There is a Chinese idiom 乌鸦嘴 or Crow's Mouth which means saying something unfortunate, and then it comes true. For example:

Anthony: I think there will be a thunderstorm later
[Some time passes and there is a thunderstorm]
Brandon: You and your crow's mouth, now there is really a thunderstorm!

Otherwise it is just a response to a negative remark.

Cody: We don't have many customers these days. I hope our boss will not cancel the year end bonus.
Donovan: Watch it, you and your crow's mouth!

Are there similar idioms or proverbs in English?

  • To croak (but it's archaic).
    – Yulia
    Commented Sep 19, 2017 at 21:38

1 Answer 1


One idea that comes to my mind is the verb jinx.

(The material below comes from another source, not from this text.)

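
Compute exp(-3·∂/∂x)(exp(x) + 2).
e^{x - 3} + 2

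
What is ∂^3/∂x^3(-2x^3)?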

We often say that someone jinxes something when something bad happens after that person has made a related comment. For example, in this blog, a blogger writes about tornadoes. On the same day the post was published, one commenter said:

I think you jinxed us. Currently have several tornadoes moving through our area.

Sometimes, though, this phrase is used when a comment is made about how things are going well, and then the situation changes after the comment is made. For example, in a newspaper article about a baseball game:

Manager Kirk Gibson, meanwhile, thought perhaps a reporter was to blame. “I think you jinxed us,” Gibson said. “You were the one talking about how good the defense was playing, right? You should keep your mouth shut.”

The phrase was also explained on an English message board:

When someone says, "You jinxed me," it means you said something, and made it so it might happen. For example:

You: I can't believe we got locked out of the house.
Friend: At least it's not raining!
[it begins to rain]
You: Ugh, you jinxed it!

So, your example about the upcoming raises might happen like this:

Cody: We don't have many customers these days. I hope our boss will not cancel the year-end bonus.
Donovan: Shhh! Don't jinx us!

Note: This is fairly common parlance in the US; I'm not sure about other parts of the world.